El sonido del móvil lo sacó de sus pensamientos. Sacó el teléfono del bolsillo de la cazadora y miró la pantallita.


—¿Qué hay de nuevo, A.J.?


—Hola —contestó el inspector Rodríguez—. Llevo buscando información desde antes del amanecer. El teniente Cutler no deja de pasar por aquí. Creo que la próxima vez traerá una cuchilla y me ordenará que me afeite si me voy a quedar pegado a un escritorio.


—Lo siento. Sé que preferirías estar aquí.


—¿Y perderme todos estos momentos con el teniente?


Pedro soltó una carcajada.


—Dime lo que has descubierto. Dentro de unos minutos voy a ver a un chico que dice que puede conectarme.


—Vale. Ahí va la versión corta. Daniel Brown tiene antecedentes juveniles y, por lo tanto, secretos, por vandalismo, posesión de narcóticos, asalto y asalto con agravantes. He conseguido que Merle Banning entrara en el ordenador y me lo dijera.


—Fantástico. Es una verdadera joya.


—Desde que cumplió los dieciocho ha sido detenido dos veces. Por posesión. Las dos veces retiraron los cargos.


Se abrió la puerta del laboratorio y empezaron a salir estudiantes.

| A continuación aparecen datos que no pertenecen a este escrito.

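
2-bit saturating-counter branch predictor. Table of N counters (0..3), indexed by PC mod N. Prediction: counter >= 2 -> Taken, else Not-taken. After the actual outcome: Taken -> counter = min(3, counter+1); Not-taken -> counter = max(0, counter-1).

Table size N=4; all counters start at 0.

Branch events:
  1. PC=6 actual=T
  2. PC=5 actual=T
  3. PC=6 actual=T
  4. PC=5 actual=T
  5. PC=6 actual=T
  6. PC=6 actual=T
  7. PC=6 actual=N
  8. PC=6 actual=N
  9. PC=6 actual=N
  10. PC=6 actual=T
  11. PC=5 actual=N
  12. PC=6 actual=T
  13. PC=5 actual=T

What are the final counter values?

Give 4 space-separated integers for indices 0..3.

Answer: 0 2 2 0

Derivation:
Ev 1: PC=6 idx=2 pred=N actual=T -> ctr[2]=1
Ev 2: PC=5 idx=1 pred=N actual=T -> ctr[1]=1
Ev 3: PC=6 idx=2 pred=N actual=T -> ctr[2]=2
Ev 4: PC=5 idx=1 pred=N actual=T -> ctr[1]=2
Ev 5: PC=6 idx=2 pred=T actual=T -> ctr[2]=3
Ev 6: PC=6 idx=2 pred=T actual=T -> ctr[2]=3
Ev 7: PC=6 idx=2 pred=T actual=N -> ctr[2]=2
Ev 8: PC=6 idx=2 pred=T actual=N -> ctr[2]=1
Ev 9: PC=6 idx=2 pred=N actual=N -> ctr[2]=0
Ev 10: PC=6 idx=2 pred=N actual=T -> ctr[2]=1
Ev 11: PC=5 idx=1 pred=T actual=N -> ctr[1]=1
Ev 12: PC=6 idx=2 pred=N actual=T -> ctr[2]=2
Ev 13: PC=5 idx=1 pred=N actual=T -> ctr[1]=2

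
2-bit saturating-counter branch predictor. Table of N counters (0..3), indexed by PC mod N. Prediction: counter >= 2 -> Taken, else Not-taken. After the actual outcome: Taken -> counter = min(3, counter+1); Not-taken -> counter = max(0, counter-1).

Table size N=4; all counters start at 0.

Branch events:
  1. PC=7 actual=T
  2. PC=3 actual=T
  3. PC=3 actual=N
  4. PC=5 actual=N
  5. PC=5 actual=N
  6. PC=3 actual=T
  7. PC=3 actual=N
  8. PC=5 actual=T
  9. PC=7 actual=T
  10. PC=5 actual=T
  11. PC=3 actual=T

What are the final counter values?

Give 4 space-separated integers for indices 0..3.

Ev 1: PC=7 idx=3 pred=N actual=T -> ctr[3]=1
Ev 2: PC=3 idx=3 pred=N actual=T -> ctr[3]=2
Ev 3: PC=3 idx=3 pred=T actual=N -> ctr[3]=1
Ev 4: PC=5 idx=1 pred=N actual=N -> ctr[1]=0
Ev 5: PC=5 idx=1 pred=N actual=N -> ctr[1]=0
Ev 6: PC=3 idx=3 pred=N actual=T -> ctr[3]=2
Ev 7: PC=3 idx=3 pred=T actual=N -> ctr[3]=1
Ev 8: PC=5 idx=1 pred=N actual=T -> ctr[1]=1
Ev 9: PC=7 idx=3 pred=N actual=T -> ctr[3]=2
Ev 10: PC=5 idx=1 pred=N actual=T -> ctr[1]=2
Ev 11: PC=3 idx=3 pred=T actual=T -> ctr[3]=3

Answer: 0 2 0 3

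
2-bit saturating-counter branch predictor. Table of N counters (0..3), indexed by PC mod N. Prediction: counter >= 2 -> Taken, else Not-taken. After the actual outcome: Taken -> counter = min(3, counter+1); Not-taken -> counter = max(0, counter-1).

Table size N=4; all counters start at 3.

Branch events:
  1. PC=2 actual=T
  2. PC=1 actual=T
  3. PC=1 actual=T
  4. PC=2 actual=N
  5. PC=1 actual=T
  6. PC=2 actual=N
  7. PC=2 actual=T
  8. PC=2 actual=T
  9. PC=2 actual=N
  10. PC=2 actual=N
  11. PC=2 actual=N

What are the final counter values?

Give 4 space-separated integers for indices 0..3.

Ev 1: PC=2 idx=2 pred=T actual=T -> ctr[2]=3
Ev 2: PC=1 idx=1 pred=T actual=T -> ctr[1]=3
Ev 3: PC=1 idx=1 pred=T actual=T -> ctr[1]=3
Ev 4: PC=2 idx=2 pred=T actual=N -> ctr[2]=2
Ev 5: PC=1 idx=1 pred=T actual=T -> ctr[1]=3
Ev 6: PC=2 idx=2 pred=T actual=N -> ctr[2]=1
Ev 7: PC=2 idx=2 pred=N actual=T -> ctr[2]=2
Ev 8: PC=2 idx=2 pred=T actual=T -> ctr[2]=3
Ev 9: PC=2 idx=2 pred=T actual=N -> ctr[2]=2
Ev 10: PC=2 idx=2 pred=T actual=N -> ctr[2]=1
Ev 11: PC=2 idx=2 pred=N actual=N -> ctr[2]=0

Answer: 3 3 0 3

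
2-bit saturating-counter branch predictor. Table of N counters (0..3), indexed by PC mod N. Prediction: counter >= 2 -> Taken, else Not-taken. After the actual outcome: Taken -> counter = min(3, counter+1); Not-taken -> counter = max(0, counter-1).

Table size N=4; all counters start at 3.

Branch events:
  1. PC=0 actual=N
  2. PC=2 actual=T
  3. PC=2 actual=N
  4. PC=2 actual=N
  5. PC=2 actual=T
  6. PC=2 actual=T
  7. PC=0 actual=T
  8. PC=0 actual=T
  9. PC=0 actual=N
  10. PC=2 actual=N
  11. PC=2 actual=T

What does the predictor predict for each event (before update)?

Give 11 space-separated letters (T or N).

Answer: T T T T N T T T T T T

Derivation:
Ev 1: PC=0 idx=0 pred=T actual=N -> ctr[0]=2
Ev 2: PC=2 idx=2 pred=T actual=T -> ctr[2]=3
Ev 3: PC=2 idx=2 pred=T actual=N -> ctr[2]=2
Ev 4: PC=2 idx=2 pred=T actual=N -> ctr[2]=1
Ev 5: PC=2 idx=2 pred=N actual=T -> ctr[2]=2
Ev 6: PC=2 idx=2 pred=T actual=T -> ctr[2]=3
Ev 7: PC=0 idx=0 pred=T actual=T -> ctr[0]=3
Ev 8: PC=0 idx=0 pred=T actual=T -> ctr[0]=3
Ev 9: PC=0 idx=0 pred=T actual=N -> ctr[0]=2
Ev 10: PC=2 idx=2 pred=T actual=N -> ctr[2]=2
Ev 11: PC=2 idx=2 pred=T actual=T -> ctr[2]=3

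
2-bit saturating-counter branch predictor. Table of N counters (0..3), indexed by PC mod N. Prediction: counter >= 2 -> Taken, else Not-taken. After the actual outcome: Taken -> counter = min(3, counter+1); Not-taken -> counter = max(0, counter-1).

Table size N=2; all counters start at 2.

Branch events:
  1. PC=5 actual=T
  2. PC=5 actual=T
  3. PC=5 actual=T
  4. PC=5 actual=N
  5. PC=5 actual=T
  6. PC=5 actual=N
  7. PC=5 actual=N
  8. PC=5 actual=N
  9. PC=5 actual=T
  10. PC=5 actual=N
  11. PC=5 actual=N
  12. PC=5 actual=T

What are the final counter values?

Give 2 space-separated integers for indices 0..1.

Ev 1: PC=5 idx=1 pred=T actual=T -> ctr[1]=3
Ev 2: PC=5 idx=1 pred=T actual=T -> ctr[1]=3
Ev 3: PC=5 idx=1 pred=T actual=T -> ctr[1]=3
Ev 4: PC=5 idx=1 pred=T actual=N -> ctr[1]=2
Ev 5: PC=5 idx=1 pred=T actual=T -> ctr[1]=3
Ev 6: PC=5 idx=1 pred=T actual=N -> ctr[1]=2
Ev 7: PC=5 idx=1 pred=T actual=N -> ctr[1]=1
Ev 8: PC=5 idx=1 pred=N actual=N -> ctr[1]=0
Ev 9: PC=5 idx=1 pred=N actual=T -> ctr[1]=1
Ev 10: PC=5 idx=1 pred=N actual=N -> ctr[1]=0
Ev 11: PC=5 idx=1 pred=N actual=N -> ctr[1]=0
Ev 12: PC=5 idx=1 pred=N actual=T -> ctr[1]=1

Answer: 2 1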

—Date prisa, A.J. la cita se acerca.


—Sergio y Lucio están limpios. Seguramente reclutas recientes —Pedro se levantó—. Y tu doctora Chaves tiene treinta y siete años, está divorciada, tenía una clínica con su antiguo esposo, el doctor Simon Chaves, donde trabajaban con adolescentes y jóvenes. No he leído sus artículos, pero se han publicado en revistas de todo el país. Es una mujer importante.


—¿Algún enemigo?


—¿Un paciente descontento, tal vez? No he tenido tiempo de escarbar todavía. Pero puedo decirte una cosa…



Kevin Washburn salió del laboratorio.


Pedro lo saludó con la mano y el chico avanzó hacia él.


—¿Qué?


—Su ex, Simon Chaves, tiene problemas económicos. Parece ser que lo demandó uno de sus pacientes por acoso sexual. Llegaron a un acuerdo fuera de los tribunales; él pudo conservar su licencia, pero tuvo que declararse en bancarrota. El abogado de la demandante amenazó con utilizar en su contra parte de la declaración de divorcio de tu doctora. Chaves.


—Interesante —¿otro sospechoso con un motivo para asustar a Paula?—. Avísame si encuentras algo más. Y gracias.


—Sólo hago mi trabajo. Haz tú el tuyo. Y ten cuidado.


—Siempre.


Pedro apagó el teléfono y se lo guardó en el bolsillo.


—Hola, Kevin.


Pedro —el chico se pasó los dedos por el pelo graso y jugueteó con el asa de su mochila. Indicó el teléfono con la cabeza—. ¿Un amigo?


Pedro sonrió y le dio una palmada en el hombro.


—Mi amigo ahora eres tú —avanzó con él hacia la puerta—. Vamos a conocer a ese amigo especial tuyo.